Blog | Thursday, October 24, 2013

QD: News Every Day--Brief screening for cognitive impairment may not affect outcomes

Brief screening instruments can detect cognitive impairment, but the results may not have an effect on clinical care, according to a new study.

Researchers performed a systematic review for the U.S. Preventive Services Task Force to examine whether brief cognitive screening instruments were diagnostically accurate and to investigate the benefits and harms of interventions for early cognitive impairment.
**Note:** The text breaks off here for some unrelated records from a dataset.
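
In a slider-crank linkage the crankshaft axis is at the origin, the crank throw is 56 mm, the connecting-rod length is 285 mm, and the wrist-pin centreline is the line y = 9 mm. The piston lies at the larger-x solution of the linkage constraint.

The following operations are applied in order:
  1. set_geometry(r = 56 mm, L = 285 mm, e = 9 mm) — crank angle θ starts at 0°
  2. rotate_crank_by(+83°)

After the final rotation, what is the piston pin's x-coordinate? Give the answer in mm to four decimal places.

set_geometry: r = 56 mm, L = 285 mm, e = 9 mm; θ ← 0°
rotate_crank_by(+83°): θ ← 0° +83° = 83°
crank pin P = (r cos θ, r sin θ) = (6.824683, 55.582584)
h = r sin θ − e = 55.582584 − 9 = 46.582584
x = r cos θ + √(L² − h²) = 6.824683 + √(81225.0 − 2169.9372) = 6.824683 + 281.167322 = 287.992005

287.9920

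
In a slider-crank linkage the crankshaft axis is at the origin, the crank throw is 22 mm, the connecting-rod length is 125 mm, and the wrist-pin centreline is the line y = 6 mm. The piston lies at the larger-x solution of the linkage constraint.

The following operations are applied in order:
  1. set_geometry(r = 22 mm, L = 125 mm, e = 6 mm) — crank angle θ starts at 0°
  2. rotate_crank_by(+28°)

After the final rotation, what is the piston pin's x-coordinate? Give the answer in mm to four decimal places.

set_geometry: r = 22 mm, L = 125 mm, e = 6 mm; θ ← 0°
rotate_crank_by(+28°): θ ← 0° +28° = 28°
crank pin P = (r cos θ, r sin θ) = (19.424847, 10.328374)
h = r sin θ − e = 10.328374 − 6 = 4.328374
x = r cos θ + √(L² − h²) = 19.424847 + √(15625.0 − 18.7348) = 19.424847 + 124.925038 = 144.349885

144.3499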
Five key questions were addressed:

1. Does screening for cognitive impairment in community-dwelling older adults in primary care-relevant settings improve decision-making, patient, family or caregiver, or societal outcomes?
2. What is the test performance of screening instruments to detect cognitive impairment in elderly, community-dwelling primary care patients?
3. What are the harms of screening for cognitive impairment?
4. Do interventions for MCI or mild to moderate dementia in older adults improve decision-making, patient, family or caregiver, or societal outcomes?
5. What are the harms of interventions for cognitive impairment?

The study was funded by the Agency for Healthcare Research and Quality and was published online by Annals of Internal Medicine on Oct. 22.
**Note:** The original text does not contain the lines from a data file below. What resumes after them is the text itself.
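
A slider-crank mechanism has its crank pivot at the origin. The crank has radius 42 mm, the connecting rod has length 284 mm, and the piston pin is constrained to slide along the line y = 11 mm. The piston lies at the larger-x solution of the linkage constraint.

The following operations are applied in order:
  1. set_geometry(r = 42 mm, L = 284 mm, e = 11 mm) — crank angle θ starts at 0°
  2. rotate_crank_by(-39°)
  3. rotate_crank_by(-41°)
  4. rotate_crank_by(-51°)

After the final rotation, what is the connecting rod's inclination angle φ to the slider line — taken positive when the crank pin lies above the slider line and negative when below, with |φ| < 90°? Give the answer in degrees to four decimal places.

-8.6469

set_geometry: r = 42 mm, L = 284 mm, e = 11 mm; θ ← 0°
rotate_crank_by(-39°): θ ← 0° -39° = -39°
rotate_crank_by(-41°): θ ← -39° -41° = -80°
rotate_crank_by(-51°): θ ← -80° -51° = -131°
crank pin P = (r cos θ, r sin θ) = (-27.554479, -31.697802)
h = r sin θ − e = -31.697802 − 11 = -42.697802
sin φ = h / L = -42.697802 / 284 = -0.15034437
φ = arcsin(-0.15034437) = -8.646884°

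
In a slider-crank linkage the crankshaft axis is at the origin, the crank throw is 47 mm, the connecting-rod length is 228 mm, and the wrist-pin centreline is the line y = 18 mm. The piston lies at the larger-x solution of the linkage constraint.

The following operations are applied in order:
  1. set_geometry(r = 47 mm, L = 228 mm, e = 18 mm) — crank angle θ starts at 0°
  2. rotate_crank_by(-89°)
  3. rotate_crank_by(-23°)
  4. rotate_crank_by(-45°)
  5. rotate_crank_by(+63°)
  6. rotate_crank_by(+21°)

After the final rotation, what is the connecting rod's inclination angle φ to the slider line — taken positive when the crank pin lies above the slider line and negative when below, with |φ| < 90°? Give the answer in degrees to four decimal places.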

The study authors found that the Mini-Mental State Examination is the most thoroughly studied instrument for detecting dementia but pointed out that it can't be used without cost. Publicly available instruments that performed adequately included the Clock Drawing Test, Mini-Cog, Memory Impairment Screen, Abbreviated Mental Test, Short Portable Mental Status Questionnaire, Free and Cued Selective Reminding Test, 7-Minute Screen, and Informant Questionnaire on Cognitive Decline in the Elderly. The review also found that FDA-approved medications for Alzheimer's disease and caregiver interventions yielded only small benefit of uncertain clinical importance. Evidence was also limited for cognitive stimulation and exercise in patients with mild to moderate dementia or mild cognitive impairment.

The authors noted that their review had a narrow scope and didn't address comparative performance of screening instruments or the possibility of combining screening instruments, among other factors. However, they concluded that although brief screening instruments can detect cognitive impairment, it is not confirmed whether screening and early diagnosis improve decision making or outcomes.
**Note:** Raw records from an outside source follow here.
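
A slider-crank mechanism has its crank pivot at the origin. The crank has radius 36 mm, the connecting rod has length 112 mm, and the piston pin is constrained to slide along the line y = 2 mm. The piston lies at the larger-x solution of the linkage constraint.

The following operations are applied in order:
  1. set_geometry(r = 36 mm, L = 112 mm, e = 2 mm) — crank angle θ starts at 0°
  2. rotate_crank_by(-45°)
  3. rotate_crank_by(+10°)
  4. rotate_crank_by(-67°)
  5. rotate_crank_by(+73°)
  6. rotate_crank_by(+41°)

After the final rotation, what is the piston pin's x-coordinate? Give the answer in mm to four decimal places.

set_geometry: r = 36 mm, L = 112 mm, e = 2 mm; θ ← 0°
rotate_crank_by(-45°): θ ← 0° -45° = -45°
rotate_crank_by(+10°): θ ← -45° +10° = -35°
rotate_crank_by(-67°): θ ← -35° -67° = -102°
rotate_crank_by(+73°): θ ← -102° +73° = -29°
rotate_crank_by(+41°): θ ← -29° +41° = 12°
crank pin P = (r cos θ, r sin θ) = (35.213314, 7.484821)
h = r sin θ − e = 7.484821 − 2 = 5.484821
x = r cos θ + √(L² − h²) = 35.213314 + √(12544.0 − 30.0833) = 35.213314 + 111.865619 = 147.078933

147.0789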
"Despite a large body of evidence spanning decades of research, it is still unclear whether FDA-approved medications, caregiver interventions, cognitive interventions, or exercise interventions in persons with earlier detected cognitive impairment have a clinically significant effect," the authors wrote. "How best to identify persons with cognitive impairment and understanding how and whether early identification affects important decision making is much needed to address this common, growing, and costly health condition."